It’s no secret that J.D. Vance, the Ohio Senate candidate Trump reportedly plans to endorse, wasn’t always a huge fan of the former president. His past objections to Trump went beyond what many remembered, however, according to new clips unearthed by CNN on Friday.
Vance, who has been groveling for Trump’s endorsement for months, in 2016 said that racism and a lack of faith were the reasons why the soon-to-be president attracted so much support from white Americans. “There is definitely an element of Donald Trump’s support that has its basis in racism,” he said during a PBS Newshour interview in September, adding in another interview that “race is definitely a part of the Trump phenomenon,” and, in another, that “some people who voted for Trump were racist and they voted for him for racist reasons.”
Vance also told WNYC that white, working-class Americans wouldn’t be lured by Trump if they attended church. “I think Trump provides that sense of community that many in the white working class would have, if they actually went to church,” he said in June. “I think if folks went to church a little bit more they may not be as excited or as attracted to the sort of social experience that Trump provides.”

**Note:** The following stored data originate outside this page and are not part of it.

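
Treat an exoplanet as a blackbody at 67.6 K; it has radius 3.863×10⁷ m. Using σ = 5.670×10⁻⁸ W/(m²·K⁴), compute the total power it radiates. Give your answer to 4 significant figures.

P ≈ 2.220×10¹⁶ W

Surface area A = 4πR² = 4π(3.863×10⁷ m)² = 1.87525×10¹⁶ m².
P = σAT⁴ = 5.670×10⁻⁸ × 1.87525×10¹⁶ × (67.6)⁴ = 2.220×10¹⁶ W.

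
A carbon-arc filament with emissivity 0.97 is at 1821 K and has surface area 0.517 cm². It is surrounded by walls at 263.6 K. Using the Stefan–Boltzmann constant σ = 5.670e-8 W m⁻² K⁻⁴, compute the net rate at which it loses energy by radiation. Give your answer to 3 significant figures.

Net loss ≈ 31.3 W

Area A = 0.517 cm² = 5.17×10⁻⁵ m².
Net radiated power P_net = εσA(T⁴ − T₀⁴) = 0.97×5.670×10⁻⁸×5.17×10⁻⁵×(1821⁴ − 263.6⁴).
T⁴ − T₀⁴ = 1.09961×10¹³ − 4.82816×10⁹ = 1.09913×10¹³ K⁴, so P_net = 31.3 W.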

CNN also pointed to an appearance on CNN during which Vance not only said that Trump attracted racists, but that Trump was openly hostile toward Black voters — and that this hostility is a strategy that’s governed Republican politics for decades. “It’s not just that Donald Trump doesn’t speak to issues of special concern of minority voters or Black voters, it’s that he seems to like actively antagonizing a lot of the Black voters,” Vance said on CNN in October 2016. “Unfortunately, that’s been the Republican Party strategy for 30 years. I say that as a Republican who wants the party to get more Black voters. And Trump seems to be taking that strategy just to the next level. It shows in the polls, right? He’s not going to do especially well on Election Day.”

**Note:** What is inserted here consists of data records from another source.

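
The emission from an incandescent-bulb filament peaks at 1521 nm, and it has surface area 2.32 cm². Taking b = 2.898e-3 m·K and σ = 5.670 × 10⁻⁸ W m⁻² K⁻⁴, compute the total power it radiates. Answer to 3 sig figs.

Wien's law: T = b/λ_max = 2.898×10⁻³/1.521×10⁻⁶ = 1905.33 K.
Area A = 2.32 cm² = 2.32×10⁻⁴ m².
Then P = σAT⁴ = 5.670×10⁻⁸×2.32×10⁻⁴×(1905.33)⁴ = 173 W.

P ≈ 173 W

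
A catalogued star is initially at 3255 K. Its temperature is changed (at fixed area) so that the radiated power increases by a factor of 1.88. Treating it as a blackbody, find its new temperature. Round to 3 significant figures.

P ∝ T⁴, so T₂/T₁ = (P₂/P₁)^(1/4) = (1.88)^(1/4) = 1.17095.
T₂ = 3255 × 1.17095 = 3.81×10³ K.

T₂ ≈ 3.81×10³ K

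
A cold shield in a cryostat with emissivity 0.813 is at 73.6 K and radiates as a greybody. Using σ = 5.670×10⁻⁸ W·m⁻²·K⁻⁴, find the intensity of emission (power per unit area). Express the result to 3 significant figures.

I ≈ 1.35 W/m²

Stefan–Boltzmann: I = εσT⁴ = 0.813 × 5.670×10⁻⁸ × (73.6)⁴ = 1.35 W/m².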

NEW: In past comments, OH Senate candidate JD Vance said Republicans used a 30 year strategy of antagonizing minorities to win elections and said white working class voters lack of church attendance was a cause of their Trump support in 2016.https://t.co/kap1dXaFMr pic.twitter.com/WIGI1BErj5
— andrew kaczynski (@KFILE) April 15, 2022
Vance’s 2016 comments are ironic in retrospect not only because of how effusively he’s professed his love since launching his Senate campaign, but because he just released a campaign ad ridiculing the idea that conservatives who support Trump’s border wall are racist. “Are you a racist? Do you hate Mexicans?” Vance begins. “The media calls us racist for wanting to build Trump’s wall.”
Vance also said recently that Rep. Marjorie Taylor Greene (R-Ga.), the conspiracy theorist endorsement he said he was “honored” to accept, “did nothing wrong” by speaking at a white nationalist rally a few months ago. A week earlier he said he “happens to say stupid things very publicly” in reference to his past comments disparaging Trump.
Ohio Republicans have responded to the news of Trump’s potential endorsement of Vance by reminding the former president of his past comments. “We know there are many qualified candidates in this race who have stood up for the America First agenda over the years and have carried the Trump mantle over the years, again with the notable exception of JD Vance,” Ohio party leaders wrote in a draft letter obtained by the Associated Press. “While we were working hard in Ohio to support you and Make America Great Again, JD Vance was actively working against your candidacy.”
The primary campaign, which has largely been a competition for who can suck up to Trump the most, will draw to an end on May 3.